« More on Killing TAA Training Funds | Main | Greider on State Pension Fund Power »

February 10, 2005

Is Organizing Enough?

Over at the the American Constitution Society blog, Prof. Katherine Stone has a guest post that argues that, after ten years of John Sweeney promising that new organizing would save the labor movement, continuing falling labor membership proves the "organize-or-bust strategy has failed."

Instead, Stone argues that labor is failing because it ignores the needs of workers in the new economy where long-term tenure is uncommon. Unions' commitment to seniority systems and other traditional union rules therefore make unions less appealing. "Because union practices are out of step with the new workplace, employers resist unions more fiercely than ever."

I think this has the problem backwards. It's precisely because unions are weaker that long-term employment is disappearing.

There was nothing inherent in the "old economy" that called for long-term employment. In fact, as scholar Sanford Jacoby documented in his book, Employing Bureaucracy, turnover in the old industrial workplace was far higher than today before unions made managers change their practices. In fact, the "old economy" of the first decades of the 20th century was incredibly unstable, with frequent layoffs and arbitrary dismissals a staple of daily life for workers. Before World War I, it was not uncommon for firms to have turnover rates in excess of 300%, meaning that the workforce could turnover three times in a year. Some stability in industries was created as unions boomed in strength during World War I, but with the decline in unions during the 1920s, turnover and instability in the workplace increased.

It was the strength of unions in the 1930s and 1940s that created the model of long-term employment, a reality that was not the product of industrial work itself but of the strength of unions. Even non-union companies committed themselves to long-term employment as a strategy to keep union organizers out; as long as the threat of unionization was strong, they had to try to match conditions in the union sectors.

Yes, there are no doubt important differences in the economy today compared to industrial workplaces, but there is actually little reason for greater job turnover. Someone can make a career at Microsoft as easily as at General Motors. No, the difference is the weakness of unions.

The Need for More Organizing: So if it is not changes per se in the economy that is the problem, what is it? The fact that companies are operating on a global basis, while unions are largely national is at least one problem, but that returns us to the need for better organizing strategies. And while Prof. Stone argues that "organizing or bust" has failed, the hard reality is that it hasn't been tried. A few unions like SEIU are devoting a significant percentage of their dues to new organizing, but most unions just plain don't do it.

I can't tell you the numbers spent on organizing-- which is part of the problem since those numbers would be easy to find in a union movement committed to organizing, but here are the numbers of what would be happening if unions were spending 30% of their income on organizing. To do a back of the envelope calculation, there are 15.7 million union members with average union dues of about $400 per year or a total of $6.3 billion in income by unions each year. If 30% were spent on organizing, that would $1.89 billion. Assuming it takes $100,000 to keep an organizer out in the field with wages and equipment, that would yield 18,900 organizers in workplaces across the country. But they aren't out there, because unions aren't spending the money they need to. If unions had 20,000 organizers on the ground, they might be making headway on union density. But they don't so they aren't.

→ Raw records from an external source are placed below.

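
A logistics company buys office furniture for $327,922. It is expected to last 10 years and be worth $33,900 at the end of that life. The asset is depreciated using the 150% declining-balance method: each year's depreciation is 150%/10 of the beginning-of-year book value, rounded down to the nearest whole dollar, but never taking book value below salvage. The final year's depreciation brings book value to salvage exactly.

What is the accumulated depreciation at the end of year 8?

$238,564

Depreciable base = $327,922 − $33,900 = $294,022.
Year 1: ⌊$327,922 × 150%/10⌋ = $49,188. Book value $278,734.
Year 2: ⌊$278,734 × 150%/10⌋ = $41,810. Book value $236,924.
Year 3: ⌊$236,924 × 150%/10⌋ = $35,538. Book value $201,386.
Year 4: ⌊$201,386 × 150%/10⌋ = $30,207. Book value $171,179.
Year 5: ⌊$171,179 × 150%/10⌋ = $25,676. Book value $145,503.
Year 6: ⌊$145,503 × 150%/10⌋ = $21,825. Book value $123,678.
Year 7: ⌊$123,678 × 150%/10⌋ = $18,551. Book value $105,127.
Year 8: ⌊$105,127 × 150%/10⌋ = $15,769. Book value $89,358.
Accumulated through year 8 = $327,922 − $89,358 = $238,564.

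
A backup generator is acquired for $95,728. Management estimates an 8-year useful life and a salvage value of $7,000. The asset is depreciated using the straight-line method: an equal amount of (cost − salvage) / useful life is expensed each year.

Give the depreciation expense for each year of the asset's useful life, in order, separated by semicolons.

$11,091; $11,091; $11,091; $11,091; $11,091; $11,091; $11,091; $11,091

Depreciable base = $95,728 − $7,000 = $88,728.
Annual expense = $88,728 / 8 = $11,091.
End of year 1: book value $84,637.
End of year 2: book value $73,546.
End of year 3: book value $62,455.
End of year 4: book value $51,364.
End of year 5: book value $40,273.
End of year 6: book value $29,182.
End of year 7: book value $18,091.
End of year 8: book value $7,000.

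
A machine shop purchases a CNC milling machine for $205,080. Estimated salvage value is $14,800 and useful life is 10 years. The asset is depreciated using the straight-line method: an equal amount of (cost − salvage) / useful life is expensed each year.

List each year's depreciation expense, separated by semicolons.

$19,028; $19,028; $19,028; $19,028; $19,028; $19,028; $19,028; $19,028; $19,028; $19,028

Depreciable base = $205,080 − $14,800 = $190,280.
Annual expense = $190,280 / 10 = $19,028.
End of year 1: book value $186,052.
End of year 2: book value $167,024.
End of year 3: book value $147,996.
End of year 4: book value $128,968.
End of year 5: book value $109,940.
End of year 6: book value $90,912.
End of year 7: book value $71,884.
End of year 8: book value $52,856.
End of year 9: book value $33,828.
End of year 10: book value $14,800.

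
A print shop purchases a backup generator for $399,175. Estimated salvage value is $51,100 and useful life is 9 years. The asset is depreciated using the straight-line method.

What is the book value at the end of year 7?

$128,450

Depreciable base = $399,175 − $51,100 = $348,075.
Annual expense = $348,075 / 9 = $38,675.
End of year 1: book value $360,500.
End of year 2: book value $321,825.
End of year 3: book value $283,150.
End of year 4: book value $244,475.
End of year 5: book value $205,800.
End of year 6: book value $167,125.
End of year 7: book value $128,450.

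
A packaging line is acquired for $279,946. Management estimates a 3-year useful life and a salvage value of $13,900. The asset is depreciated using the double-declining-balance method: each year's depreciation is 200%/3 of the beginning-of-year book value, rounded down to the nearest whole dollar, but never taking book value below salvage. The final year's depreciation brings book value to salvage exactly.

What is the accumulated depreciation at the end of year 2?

$248,840

Depreciable base = $279,946 − $13,900 = $266,046.
Year 1: ⌊$279,946 × 200%/3⌋ = $186,630. Book value $93,316.
Year 2: ⌊$93,316 × 200%/3⌋ = $62,210. Book value $31,106.
Accumulated through year 2 = $279,946 − $31,106 = $248,840.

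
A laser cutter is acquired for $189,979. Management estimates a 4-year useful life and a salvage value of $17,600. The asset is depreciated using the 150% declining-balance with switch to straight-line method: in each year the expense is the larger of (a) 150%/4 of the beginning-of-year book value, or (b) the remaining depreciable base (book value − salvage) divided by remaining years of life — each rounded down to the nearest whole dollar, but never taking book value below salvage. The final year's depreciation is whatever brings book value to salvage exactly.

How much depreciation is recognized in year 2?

Depreciable base = $189,979 − $17,600 = $172,379.
Year 1: DB = ⌊$189,979 × 150%/4⌋ = $71,242; SL = ⌊$172,379/4⌋ = $43,094 → take DB $71,242. Book value $118,737.
Year 2: DB = ⌊$118,737 × 150%/4⌋ = $44,526; SL = ⌊$101,137/3⌋ = $33,712 → take DB $44,526. Book value $74,211.

$44,526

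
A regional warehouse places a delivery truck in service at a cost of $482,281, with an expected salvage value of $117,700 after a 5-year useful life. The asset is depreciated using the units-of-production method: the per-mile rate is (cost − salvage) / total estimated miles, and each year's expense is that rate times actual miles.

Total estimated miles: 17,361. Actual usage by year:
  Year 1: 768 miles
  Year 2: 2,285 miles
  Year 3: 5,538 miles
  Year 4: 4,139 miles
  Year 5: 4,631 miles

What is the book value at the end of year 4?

Depreciable base = $482,281 − $117,700 = $364,581.
Rate = $364,581 / 17,361 miles = $21 per mile.
Year 1: 768 × $21 = $16,128. Book value $466,153.
Year 2: 2,285 × $21 = $47,985. Book value $418,168.
Year 3: 5,538 × $21 = $116,298. Book value $301,870.
Year 4: 4,139 × $21 = $86,919. Book value $214,951.

$214,951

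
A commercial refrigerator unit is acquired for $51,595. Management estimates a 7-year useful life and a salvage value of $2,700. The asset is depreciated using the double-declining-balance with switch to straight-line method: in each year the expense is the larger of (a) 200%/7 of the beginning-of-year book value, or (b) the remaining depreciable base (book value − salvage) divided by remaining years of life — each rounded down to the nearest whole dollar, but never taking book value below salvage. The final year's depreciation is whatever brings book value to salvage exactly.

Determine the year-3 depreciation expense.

$7,521

Depreciable base = $51,595 − $2,700 = $48,895.
Year 1: DB = ⌊$51,595 × 200%/7⌋ = $14,741; SL = ⌊$48,895/7⌋ = $6,985 → take DB $14,741. Book value $36,854.
Year 2: DB = ⌊$36,854 × 200%/7⌋ = $10,529; SL = ⌊$34,154/6⌋ = $5,692 → take DB $10,529. Book value $26,325.
Year 3: DB = ⌊$26,325 × 200%/7⌋ = $7,521; SL = ⌊$23,625/5⌋ = $4,725 → take DB $7,521. Book value $18,804.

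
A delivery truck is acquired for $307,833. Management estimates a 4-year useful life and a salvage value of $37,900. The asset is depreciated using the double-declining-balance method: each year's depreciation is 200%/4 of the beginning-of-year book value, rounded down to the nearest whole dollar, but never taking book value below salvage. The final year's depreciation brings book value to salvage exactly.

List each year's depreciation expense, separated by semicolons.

Depreciable base = $307,833 − $37,900 = $269,933.
Year 1: ⌊$307,833 × 200%/4⌋ = $153,916. Book value $153,917.
Year 2: ⌊$153,917 × 200%/4⌋ = $76,958. Book value $76,959.
Year 3: ⌊$76,959 × 200%/4⌋ = $38,479. Book value $38,480.
Year 4 (final): $38,480 − $37,900 = $580. Book value $37,900.

$153,916; $76,958; $38,479; $580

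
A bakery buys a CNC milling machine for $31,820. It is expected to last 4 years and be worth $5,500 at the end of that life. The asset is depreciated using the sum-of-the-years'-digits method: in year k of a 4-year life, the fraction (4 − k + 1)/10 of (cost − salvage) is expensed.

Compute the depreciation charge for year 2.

Depreciable base = $31,820 − $5,500 = $26,320.
Sum of the years' digits = 4+3+2+1 = 10.
Year 1: $26,320 × 4/10 = $10,528. Book value $21,292.
Year 2: $26,320 × 3/10 = $7,896. Book value $13,396.

$7,896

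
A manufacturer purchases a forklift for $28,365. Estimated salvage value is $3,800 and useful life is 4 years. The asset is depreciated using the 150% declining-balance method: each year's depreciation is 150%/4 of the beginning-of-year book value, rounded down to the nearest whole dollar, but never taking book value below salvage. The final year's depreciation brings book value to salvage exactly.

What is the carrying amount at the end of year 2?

$11,081

Depreciable base = $28,365 − $3,800 = $24,565.
Year 1: ⌊$28,365 × 150%/4⌋ = $10,636. Book value $17,729.
Year 2: ⌊$17,729 × 150%/4⌋ = $6,648. Book value $11,081.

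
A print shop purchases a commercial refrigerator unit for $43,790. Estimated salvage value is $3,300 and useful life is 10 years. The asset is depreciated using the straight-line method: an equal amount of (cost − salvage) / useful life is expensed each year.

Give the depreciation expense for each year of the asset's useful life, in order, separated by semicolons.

$4,049; $4,049; $4,049; $4,049; $4,049; $4,049; $4,049; $4,049; $4,049; $4,049

Depreciable base = $43,790 − $3,300 = $40,490.
Annual expense = $40,490 / 10 = $4,049.
End of year 1: book value $39,741.
End of year 2: book value $35,692.
End of year 3: book value $31,643.
End of year 4: book value $27,594.
End of year 5: book value $23,545.
End of year 6: book value $19,496.
End of year 7: book value $15,447.
End of year 8: book value $11,398.
End of year 9: book value $7,349.
End of year 10: book value $3,300.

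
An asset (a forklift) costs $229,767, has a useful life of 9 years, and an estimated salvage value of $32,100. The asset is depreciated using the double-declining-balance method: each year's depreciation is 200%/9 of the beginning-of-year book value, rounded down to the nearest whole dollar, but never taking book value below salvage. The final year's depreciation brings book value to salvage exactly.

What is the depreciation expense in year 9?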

A union like SEIU has successfully organized janitors in an industry with little job security and lots of turnover -- exactly the conditions Prof. Stone argues has doomed unions -- because they have devoted the resources needed to make the organizing successful. Yes, SEIU has been creative, but it also comes down to spending the resources needed to win.

I wish the union movement had really adopted an "organize or bust" strategy. They desperately need to do so. But the last thing unions should do is abandon their commitment to job security, one of the things that make unions so attractive that workers are still willing to risk being fired to get them in their workplace. Yes, unions need to appeal to part-time workers and, yes, they need to creatively adapt to industries where workers now are floating between multiple employers. But workers are not just looking for unemployment and training money between jobs, they are looking for job protection and the chance to be promoted in their own firm.

Unions need to change their strategies, but that change requires more money spent on organizing and a more global reach to match the global reach of their corporate opponents. I'm awfully old-fashioned, but it all comes down to the old union motto: "Organize, Organize, Organize!"